Breast Cancer Center, Medical Oncology Department, Vall d'Hebron Institute of Oncology (VHIO), Vall d'Hebron University Hospital, 08035 Barcelona, Spain.
Nat Rev Clin Oncol. 2010 Mar;7(3):139-47. doi: 10.1038/nrclinonc.2009.234. Epub 2010 Feb 2.
Breast cancer is a heterogeneous disease with different molecular drivers regulating its growth, survival and response to therapy. Breast cancer is divided in three major subtypes based on the pattern of expression of hormone receptors and HER2: luminal tumors (or HR positive), HER2 amplified tumors, and the remaining subtypes being collectively referred to as triple-negative breast cancer. While tumors within these subtypes have similar gene-expression patterns, clinical outcomes, and response to therapy, this division is far from perfect and subgroups within these groups are beginning to be identified. In terms of therapy, an increasingly rational drug development effort has resulted in agents against new molecular targets that are active against only those tumors with the targeted molecular alteration or phenotype. These agents include receptor and non-receptor tyrosine kinase inhibitors (HER1, HER2, HER3, insulin-like growth factor receptor, c-met, fibroblast growth factor receptor and HSP 90 inhibitors), intracellular signaling pathways (PI3K, AKT, mTOR), angiogenesis inhibitors and agents that interfere with DNA repair (PARP inhibitors). Thus, the overall management of breast cancer will increasingly require an understanding of breast cancer heterogeneicity, the biological nature of any given tumor as well the existence of increased personalized treatment options.

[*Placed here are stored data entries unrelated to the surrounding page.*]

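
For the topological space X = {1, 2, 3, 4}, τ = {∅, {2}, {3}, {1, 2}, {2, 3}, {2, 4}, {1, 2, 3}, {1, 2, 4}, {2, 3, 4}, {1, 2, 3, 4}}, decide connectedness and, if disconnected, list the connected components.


(X, τ) is disconnected; components = [{3}, {1, 2, 4}].

Find clopen sets (U ∈ τ with X ∖ U ∈ τ):
  U = ∅, X ∖ U = {1, 2, 3, 4} — both open, so U is clopen.
  U = {3}, X ∖ U = {1, 2, 4} — both open, so U is clopen.
  U = {1, 2, 4}, X ∖ U = {3} — both open, so U is clopen.
  U = {1, 2, 3, 4}, X ∖ U = ∅ — both open, so U is clopen.
Nontrivial clopen(s) exist: e.g. {1, 2, 4}. So (X, τ) is disconnected.
Compute connected components by grouping points that agree on all clopens:
  component: {3}
  component: {1, 2, 4}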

乳腺癌是一种异质性疾病,不同的分子驱动因素调节其生长、存活和对治疗的反应。根据激素受体和 HER2 的表达模式,乳腺癌分为三种主要亚型:腔肿瘤(或 HR 阳性)、HER2 扩增肿瘤,以及其余被统称为三阴性乳腺癌的亚型。尽管这些亚型内的肿瘤具有相似的基因表达模式、临床结果和对治疗的反应,但这种分类远非完美,这些组内的亚组开始被识别。在治疗方面,针对新分子靶点的药物开发工作日益合理化,这些药物针对的是仅具有靶向分子改变或表型的肿瘤。这些药物包括受体和非受体酪氨酸激酶抑制剂(HER1、HER2、HER3、胰岛素样生长因子受体、c-met、成纤维细胞生长因子受体和 HSP90 抑制剂)、细胞内信号通路(PI3K、AKT、mTOR)、血管生成抑制剂和干扰 DNA 修复的药物(PARP 抑制剂)。因此,乳腺癌的整体管理将越来越需要了解乳腺癌的异质性、任何给定肿瘤的生物学性质以及存在更多个性化治疗选择。